When Maggi died I lost my last anchor to my childhood memories and my best friend as an adult. I feel adrift.

She was my big sister, my protector, my champion.

I was her wine guide.

In the aftermath, wine has become a touchstone of sadness filled with bitter-sweet memories. The last conversation I had with my sister was about wine. I hope in time I’ll find my way back to the joy of wine. And when I do, I’ll raise a glass to my sister Maggi, in a toast to our love for each other, and of wine. 


  1. I am so sorry to learn of the loss of your sister. I am glad you were able to find the beautiful, positive memories to hold on to and share with your friends. I will certainly raise my next glass in Maggi's memory.

  2. Thank you Matthew. I resisted writing this for two months, but I’m glad I finally did.

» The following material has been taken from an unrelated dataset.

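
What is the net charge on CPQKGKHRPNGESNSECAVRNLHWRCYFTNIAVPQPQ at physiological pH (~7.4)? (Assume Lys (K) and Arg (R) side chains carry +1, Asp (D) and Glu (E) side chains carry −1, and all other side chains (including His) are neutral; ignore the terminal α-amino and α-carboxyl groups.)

Positive (K, R): K4, K6, R8, R20, R25 → +5.
Negative (D, E): E12, E16 → −2.
Net charge = (+5) + (−2) = +3.

+3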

  3. Wow! This post got me thinking at so many levels about my own life. This is such a great post Marcy and the pictures almost teared me up. Your sister's evolution with wine and its impact in your own bonding with her definitely brought me a smile. Life does work in mysterious ways. But as you have so beautifully described, it is those simple blessings with our loved ones that make it so worth it! Keep up the amazing work and hang in there!

    1. Thanks for your comment Kavitha, I apreciate it. I realized only after the fact how sharing my enthusiam about wine really did cement our bond in the last few years.